If you are over 40, you’ve probably started to pay more attention to those colourful packaging, yet very expensive self-test kits available online as well as in big stores.
But how accurate are they?
Over-the-counter home tests could simply tell you whether you have elevated follicle-stimulating hormone (FSH) in your urine – says health experts at Mayo Clinic-. But, since FSH levels rise and fall during the course of your menstrual cycle, home FSH tests can’t really tell you whether or not you’re definitely in a stage of menopause.
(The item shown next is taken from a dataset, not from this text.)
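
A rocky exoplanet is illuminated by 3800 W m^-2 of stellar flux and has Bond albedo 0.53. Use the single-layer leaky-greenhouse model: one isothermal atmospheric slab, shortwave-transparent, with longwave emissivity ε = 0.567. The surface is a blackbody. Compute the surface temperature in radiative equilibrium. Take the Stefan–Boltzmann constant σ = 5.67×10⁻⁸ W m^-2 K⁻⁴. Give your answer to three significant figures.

The planet radiates to space at T_e = [S(1−α)/(4σ)]^(1/4) = 297.9 K.
For a single slab of emissivity ε, T_s⁴ = 2T_e⁴/(2−ε); thus T_s = 297.9·(1.396)^(1/4) = 323.8 K.

324 kelvin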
Concerns over the reliability of do-it-yourself menopause home testing kits have been raised also by the British Menopause Society.
These tests are limited by only measuring follicle-stimulating hormones, rather than looking at the wider clinical picture – explains chairman Dr Haitham Hamoda -. FSH levels fluctuate throughout the menstrual cycle and during the menopause transition. While elevated levels of FSH may indicate perimenopause or menopause, a negative test for elevated FSH levels does not necessarily indicate that someone is not in menopause or perimenopause.
If you want to know whether your symptoms are a result of menopause or not, there’s nothing stopping you from taking an at-home menopause test: it works in the same, simple manner as an at-home pregnancy test, but it can only serve as a guide for you to make an appointment with you healthcare provider.
In fact, only your doctor, knowing your medical history and assessing your condition, can diagnose it.
According to WebMD: “Menopause is not defined by a blood test, or a urine test, or any lab test for that matter. Women can have terrible menopause symptoms and yet their FSH level may remain in the premenopausal range. Conversely, women without symptoms such as hot flashes may have an FSH level in the menopausal range.
Also, results you might get from a home-tests aren’t always so obvious to interpret: a negative reading does not mean you have not reached menopause, other factors could be contributing to the negative result. On the other hand: a positive test result may indicate that you are experiencing a stage of menopause. But it’s not fool-proof and you could run the risk of becoming pregnant without using any birth control.
Basically, the self-test kit only measures hormonal imbalance. Guidance from the National Institute of Care Excellence still recommends diagnosing perimenopause and menopause by looking for common symptoms such as hot flushes, night sweats and irregular periods.